Traders in New York and the Gulf of Mexico are avoiding Russian crude despite the fact that Western governments have not put direct bans on energy shipments. Meanwhile, Bharat Petroleum Corp (BPCL.NS) — a state-run Indian refiner — is seeking additional oil from Middle Eastern suppliers for April, anticipating that more Western sanctions on Russia may disrupt crude deliveries.

Trade sources revealed that Saudi Arabia, which is the world’s top supplier of oil, is expected to raise crude prices significantly for Asia in April, with differentials for most grades reaching all-time highs as global supplies tighten due to sanctions on Russia’s funding and shipping.

On the flip side, the International Energy Agency decided on Tuesday to release 60 million barrels of oil in a synchronized release but analysts said that this will only bring short relief on the supply front.

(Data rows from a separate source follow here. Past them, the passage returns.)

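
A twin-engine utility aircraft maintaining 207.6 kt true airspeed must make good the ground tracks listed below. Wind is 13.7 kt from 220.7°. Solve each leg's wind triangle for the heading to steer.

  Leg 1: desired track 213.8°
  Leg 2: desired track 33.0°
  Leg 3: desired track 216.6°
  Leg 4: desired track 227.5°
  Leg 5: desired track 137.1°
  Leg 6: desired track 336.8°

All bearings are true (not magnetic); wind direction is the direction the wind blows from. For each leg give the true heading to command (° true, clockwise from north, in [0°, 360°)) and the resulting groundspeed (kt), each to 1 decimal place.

Leg 1: desired track 213.8°; wind correction +0.5° → command heading 214.3°, groundspeed 194.0 kt
Leg 2: desired track 33.0°; wind correction -0.5° → command heading 32.5°, groundspeed 221.2 kt
Leg 3: desired track 216.6°; wind correction +0.3° → command heading 216.9°, groundspeed 193.9 kt
Leg 4: desired track 227.5°; wind correction -0.4° → command heading 227.1°, groundspeed 194.0 kt
Leg 5: desired track 137.1°; wind correction +3.8° → command heading 140.9°, groundspeed 205.6 kt
Leg 6: desired track 336.8°; wind correction -3.4° → command heading 333.4°, groundspeed 213.3 kt

Leg 1: heading=214.3°, groundspeed=194.0 kt
Leg 2: heading=32.5°, groundspeed=221.2 kt
Leg 3: heading=216.9°, groundspeed=193.9 kt
Leg 4: heading=227.1°, groundspeed=194.0 kt
Leg 5: heading=140.9°, groundspeed=205.6 kt
Leg 6: heading=333.4°, groundspeed=213.3 kt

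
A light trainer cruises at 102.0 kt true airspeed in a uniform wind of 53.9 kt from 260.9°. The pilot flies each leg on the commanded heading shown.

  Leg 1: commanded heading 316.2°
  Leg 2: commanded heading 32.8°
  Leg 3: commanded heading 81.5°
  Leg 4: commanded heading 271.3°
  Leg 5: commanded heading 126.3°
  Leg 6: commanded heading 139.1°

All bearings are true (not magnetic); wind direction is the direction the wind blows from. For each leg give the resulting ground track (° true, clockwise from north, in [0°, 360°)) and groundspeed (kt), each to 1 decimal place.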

If Russia’s stance towards Ukraine persists, the US administration threatens to restrict Russian oil exports. Various reports suggest the United States is pushing for an outright ban on Russian crude, but shutting off that supply might drive up fuel costs in the US, while Russia could easily opt to sell surplus oil to China and other countries.

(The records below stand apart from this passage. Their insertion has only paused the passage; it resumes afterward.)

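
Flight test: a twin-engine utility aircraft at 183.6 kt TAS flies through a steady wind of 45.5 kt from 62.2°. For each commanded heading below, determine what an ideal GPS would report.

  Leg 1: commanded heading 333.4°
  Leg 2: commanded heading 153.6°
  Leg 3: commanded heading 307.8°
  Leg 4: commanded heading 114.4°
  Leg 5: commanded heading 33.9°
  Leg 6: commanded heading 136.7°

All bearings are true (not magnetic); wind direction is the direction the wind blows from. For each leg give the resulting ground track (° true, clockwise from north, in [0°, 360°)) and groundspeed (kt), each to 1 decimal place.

Leg 1: track=319.4°, groundspeed=188.2 kt
Leg 2: track=167.4°, groundspeed=190.2 kt
Leg 3: track=296.2°, groundspeed=206.6 kt
Leg 4: track=127.4°, groundspeed=159.8 kt
Leg 5: track=25.4°, groundspeed=145.2 kt
Leg 6: track=151.0°, groundspeed=177.0 kt

Leg 1: heading 333.4°; drift -14.0° → track 319.4°, groundspeed 188.2 kt
Leg 2: heading 153.6°; drift +13.8° → track 167.4°, groundspeed 190.2 kt
Leg 3: heading 307.8°; drift -11.6° → track 296.2°, groundspeed 206.6 kt
Leg 4: heading 114.4°; drift +13.0° → track 127.4°, groundspeed 159.8 kt
Leg 5: heading 33.9°; drift -8.5° → track 25.4°, groundspeed 145.2 kt
Leg 6: heading 136.7°; drift +14.3° → track 151.0°, groundspeed 177.0 kt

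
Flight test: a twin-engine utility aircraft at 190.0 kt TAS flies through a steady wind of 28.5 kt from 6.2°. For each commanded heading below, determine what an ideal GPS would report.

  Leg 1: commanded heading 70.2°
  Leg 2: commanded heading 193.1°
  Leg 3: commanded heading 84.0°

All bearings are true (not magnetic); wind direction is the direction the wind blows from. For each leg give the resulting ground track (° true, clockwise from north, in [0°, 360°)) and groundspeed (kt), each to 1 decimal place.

Leg 1: heading 70.2°; drift +8.2° → track 78.4°, groundspeed 179.3 kt
Leg 2: heading 193.1°; drift -0.9° → track 192.2°, groundspeed 218.3 kt
Leg 3: heading 84.0°; drift +8.6° → track 92.6°, groundspeed 186.1 kt

Leg 1: track=78.4°, groundspeed=179.3 kt
Leg 2: track=192.2°, groundspeed=218.3 kt
Leg 3: track=92.6°, groundspeed=186.1 kt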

Russia exports four to five million barrels of oil a day and two to three million barrels per day of refined products to foreign markets, making it one of the world’s top petroleum exporters. Last week, the country invaded Ukraine, resulting in international sanctions and widespread condemnation in an operation that Moscow referred to as a “special operation”.

Impact At Home

While global trends paint a rough picture for near-term projections, the situation is quite similar at home. Discussing local trends, the Federal Minister for Finance and Revenue, Shaukat Tarin, tweeted that in FY22, the government lost an average of Rs. 70 billion every month and Rs. 840 billion for the entire year as a result of shifts in global oil prices. “Following the 166% increase in international petroleum prices since November 2020, the Govt is continuously losing its revenue from Sales tax & levy, just to protect common people from higher prices,” he said.

https://twitter.com/shaukat_tarin/status/1494288627555311621

“Not in the history of Pakistan any political Govt has provided even 1/3rd of this relief in [a] single year. Even now Prime Minister is keenly exploring the options with me, as [to] how to offset the higher prices despite [the] recent increase in salaries, and relief through Ehsaas Raashan,” he added.